L-[3H]Glutamate, D-[3H]aspartate, DL-[3H]2-amino-5-phosphonovalerate (AP5) and [3H]N-methyl-D-aspartate (NMDA) were evaluated as radioligands using postsynaptic density (PSD) preparations from rat brain. L[3H]Glutamate had the highest affinity and greatest percentage specific binding, followed by D-[3H]aspartate greater than DL-[3H]AP5 greater than [3H]NMDA. The pharmacological specificity of the binding of each radioligand indicated an interaction with NMDA-preferring receptors, the order of potency of displacing compounds tested being L-glutamate greater than D-aspartate greater than D-AP5 greater than DL-AP5 greater than ibotenate greater than NMDLA greater than quisqualate. For L-[3H]glutamate, the data revealed an interaction with two sites, the major one having NMDA receptor characteristics and the minor one resembling the quisqualate-preferring receptor. Against L-[3H]glutamate binding, quisqualate showed a two-component inhibition profile with an affinity of 25 microM at the NMDA site and 0.19 microM at the quisqualate site. Thus, by using several radioligands possessing activity at NMDA receptors, we confirm that an NMDA receptor binding site is present in crude PSDs. Although it is less selective than D-[3H]aspartate, DL-[3H]AP5 and [3H]NMDA, L-[3H]glutamate remains, by virtue of its high affinity, the ligand of choice for the study of NMDA receptors in preparations where such sites predominate.

Glutamate-containing dipeptides do not modulate ligand binding at excitatory amino acid receptors.

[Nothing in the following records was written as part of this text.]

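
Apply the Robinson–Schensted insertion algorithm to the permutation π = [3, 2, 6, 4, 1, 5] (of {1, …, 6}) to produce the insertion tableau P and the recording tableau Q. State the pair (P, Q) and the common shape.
P = [1, 4, 5] / [2, 6] / [3];  Q = [1, 3, 6] / [2, 4] / [5];  common shape = (3, 2, 1)

Row-insert the values π_1, π_2, … into P one at a time, bumping the leftmost entry strictly greater than the inserted value down to the next row. The recording tableau Q records, in position (i, j), the step at which that cell was added to P.
  Insert 3 (step 1): P = [3];  Q = [1]
  Insert 2 (step 2): P = [2] / [3];  Q = [1] / [2]
  Insert 6 (step 3): P = [2, 6] / [3];  Q = [1, 3] / [2]
  Insert 4 (step 4): P = [2, 4] / [3, 6];  Q = [1, 3] / [2, 4]
  Insert 1 (step 5): P = [1, 4] / [2, 6] / [3];  Q = [1, 3] / [2, 4] / [5]
  Insert 5 (step 6): P = [1, 4, 5] / [2, 6] / [3];  Q = [1, 3, 6] / [2, 4] / [5]
Final shape: (3, 2, 1).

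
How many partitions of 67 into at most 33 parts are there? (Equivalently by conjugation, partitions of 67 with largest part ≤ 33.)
p(67, parts ≤ 33) = 2625726

Use the recurrence p(n, m) = p(n, m−1) + p(n−m, m): either the largest part is < m (count p(n, m−1)) or the largest part is exactly m (remove one copy of m, count p(n−m, m)). With p(0, ·) = 1 this gives p(67, parts ≤ 33) = 2625726. (By conjugating Young diagrams, this also counts partitions of 67 into at most 33 parts.)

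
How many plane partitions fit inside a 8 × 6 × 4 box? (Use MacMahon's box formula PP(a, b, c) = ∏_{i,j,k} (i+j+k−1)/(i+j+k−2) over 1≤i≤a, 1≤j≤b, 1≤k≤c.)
PP(8, 6, 4) = 90474964580

Evaluate the triple product over i = 1..8, j = 1..6, k = 1..4. The factors are (2/1) · (3/2) · (4/3) · (5/4) · (3/2) · (4/3) · (5/4) · (6/5) · … (192 factors total). The numerators and denominators telescope so the product is an integer; carrying out the multiplication exactly gives PP(8, 6, 4) = 90474964580.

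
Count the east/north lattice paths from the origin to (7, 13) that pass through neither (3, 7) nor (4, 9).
Number of paths = 39895

Inclusion–exclusion. Total paths: C(20, 7) = 77520. Through P₁: C(10, 3)·C(10, 4) = 25200. Through P₂: C(13, 4)·C(7, 3) = 25025. Since P₁ is strictly southwest of P₂, a monotone path through both must visit P₁ then P₂; paths through both = C(10, 3)·C(3, 1)·C(7, 3) = 12600. Avoid both = 77520 − 25200 − 25025 + 12600 = 39895.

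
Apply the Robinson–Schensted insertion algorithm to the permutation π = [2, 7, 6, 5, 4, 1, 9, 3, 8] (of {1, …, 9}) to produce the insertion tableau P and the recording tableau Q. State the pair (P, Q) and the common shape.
P = [1, 3, 8] / [2, 4, 9] / [5] / [6] / [7];  Q = [1, 2, 7] / [3, 8, 9] / [4] / [5] / [6];  common shape = (3, 3, 1, 1, 1)

Row-insert the values π_1, π_2, … into P one at a time, bumping the leftmost entry strictly greater than the inserted value down to the next row. The recording tableau Q records, in position (i, j), the step at which that cell was added to P.
  Insert 2 (step 1): P = [2];  Q = [1]
  Insert 7 (step 2): P = [2, 7];  Q = [1, 2]
  Insert 6 (step 3): P = [2, 6] / [7];  Q = [1, 2] / [3]
  Insert 5 (step 4): P = [2, 5] / [6] / [7];  Q = [1, 2] / [3] / [4]
  Insert 4 (step 5): P = [2, 4] / [5] / [6] / [7];  Q = [1, 2] / [3] / [4] / [5]
  Insert 1 (step 6): P = [1, 4] / [2] / [5] / [6] / [7];  Q = [1, 2] / [3] / [4] / [5] / [6]
  Insert 9 (step 7): P = [1, 4, 9] / [2] / [5] / [6] / [7];  Q = [1, 2, 7] / [3] / [4] / [5] / [6]
  Insert 3 (step 8): P = [1, 3, 9] / [2, 4] / [5] / [6] / [7];  Q = [1, 2, 7] / [3, 8] / [4] / [5] / [6]
  Insert 8 (step 9): P = [1, 3, 8] / [2, 4, 9] / [5] / [6] / [7];  Q = [1, 2, 7] / [3, 8, 9] / [4] / [5] / [6]
Final shape: (3, 3, 1, 1, 1).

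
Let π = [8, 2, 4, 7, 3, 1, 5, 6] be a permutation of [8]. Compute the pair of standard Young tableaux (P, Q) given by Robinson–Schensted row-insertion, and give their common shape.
P = [1, 3, 5, 6] / [2, 7] / [4] / [8];  Q = [1, 3, 4, 8] / [2, 7] / [5] / [6];  common shape = (4, 2, 1, 1)

Row-insert the values π_1, π_2, … into P one at a time, bumping the leftmost entry strictly greater than the inserted value down to the next row. The recording tableau Q records, in position (i, j), the step at which that cell was added to P.
  Insert 8 (step 1): P = [8];  Q = [1]
  Insert 2 (step 2): P = [2] / [8];  Q = [1] / [2]
  Insert 4 (step 3): P = [2, 4] / [8];  Q = [1, 3] / [2]
  Insert 7 (step 4): P = [2, 4, 7] / [8];  Q = [1, 3, 4] / [2]
  Insert 3 (step 5): P = [2, 3, 7] / [4] / [8];  Q = [1, 3, 4] / [2] / [5]
  Insert 1 (step 6): P = [1, 3, 7] / [2] / [4] / [8];  Q = [1, 3, 4] / [2] / [5] / [6]
  Insert 5 (step 7): P = [1, 3, 5] / [2, 7] / [4] / [8];  Q = [1, 3, 4] / [2, 7] / [5] / [6]
  Insert 6 (step 8): P = [1, 3, 5, 6] / [2, 7] / [4] / [8];  Q = [1, 3, 4, 8] / [2, 7] / [5] / [6]
Final shape: (4, 2, 1, 1).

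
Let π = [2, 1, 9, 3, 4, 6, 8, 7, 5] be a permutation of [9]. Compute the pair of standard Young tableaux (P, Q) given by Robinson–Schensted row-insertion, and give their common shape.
P = [1, 3, 4, 5, 7] / [2, 6] / [8] / [9];  Q = [1, 3, 5, 6, 7] / [2, 4] / [8] / [9];  common shape = (5, 2, 1, 1)

Row-insert the values π_1, π_2, … into P one at a time, bumping the leftmost entry strictly greater than the inserted value down to the next row. The recording tableau Q records, in position (i, j), the step at which that cell was added to P.
  Insert 2 (step 1): P = [2];  Q = [1]
  Insert 1 (step 2): P = [1] / [2];  Q = [1] / [2]
  Insert 9 (step 3): P = [1, 9] / [2];  Q = [1, 3] / [2]
  Insert 3 (step 4): P = [1, 3] / [2, 9];  Q = [1, 3] / [2, 4]
  Insert 4 (step 5): P = [1, 3, 4] / [2, 9];  Q = [1, 3, 5] / [2, 4]
  Insert 6 (step 6): P = [1, 3, 4, 6] / [2, 9];  Q = [1, 3, 5, 6] / [2, 4]
  Insert 8 (step 7): P = [1, 3, 4, 6, 8] / [2, 9];  Q = [1, 3, 5, 6, 7] / [2, 4]
  Insert 7 (step 8): P = [1, 3, 4, 6, 7] / [2, 8] / [9];  Q = [1, 3, 5, 6, 7] / [2, 4] / [8]
  Insert 5 (step 9): P = [1, 3, 4, 5, 7] / [2, 6] / [8] / [9];  Q = [1, 3, 5, 6, 7] / [2, 4] / [8] / [9]
Final shape: (5, 2, 1, 1).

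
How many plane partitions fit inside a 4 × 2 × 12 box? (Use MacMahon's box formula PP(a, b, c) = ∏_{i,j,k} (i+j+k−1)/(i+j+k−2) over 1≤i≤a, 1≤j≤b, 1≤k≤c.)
PP(4, 2, 12) = 866320

Evaluate the triple product over i = 1..4, j = 1..2, k = 1..12. The factors are (2/1) · (3/2) · (4/3) · (5/4) · (6/5) · (7/6) · (8/7) · (9/8) · … (96 factors total). The numerators and denominators telescope so the product is an integer; carrying out the multiplication exactly gives PP(4, 2, 12) = 866320.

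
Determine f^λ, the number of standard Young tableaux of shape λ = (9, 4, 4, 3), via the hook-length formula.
# SYT of shape (9, 4, 4, 3) = 22221108

Hook-length formula: f^λ = n! / Π hook(c), product over all cells c of the Young diagram. For λ = (9, 4, 4, 3), n = 20 boxes. Hook lengths by row (left-to-right, top-to-bottom): [12, 11, 10, 8, 5, 4, 3, 2, 1]; [6, 5, 4, 2]; [5, 4, 3, 1]; [3, 2, 1]. Product of hooks = 109486080000. So f^λ = 20! / 109486080000 = 2432902008176640000 / 109486080000 = 22221108.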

Dipeptides of the structure X-Glu (e.g. X = Phe, Leu) have been proposed as allosteric modulators of excitatory amino acid receptors in rat brain membranes. Here we report that these dipeptides reduce the binding of L-[3H]Glu (predominantly N-methyl-D-aspartate-sensitive sites) and of [3H]kainate to postsynaptic density preparations isolated from rat brain. However, several observations indicate that the effects of these dipeptides are mediated not by allosteric modulation, but by free L-Glu liberated by the actions of a membrane-associated aminopeptidase. The absolute and relative potencies of the dipeptides are similar at all acidic amino acid binding sites examined to date, suggesting the involvement of a factor with similar activity at each site (e.g. L-Glu). N-Acetyl-Met-Glu is a weak inhibitor of L-Glu and kainate binding, and N-blocked peptides are known to be poor substrates of aminopeptidases. Bestatin, an inhibitor of aminopeptidases, decreases or abolishes the effects of substrate dipeptides on L-Glu and kainate receptor binding, while having no effect itself.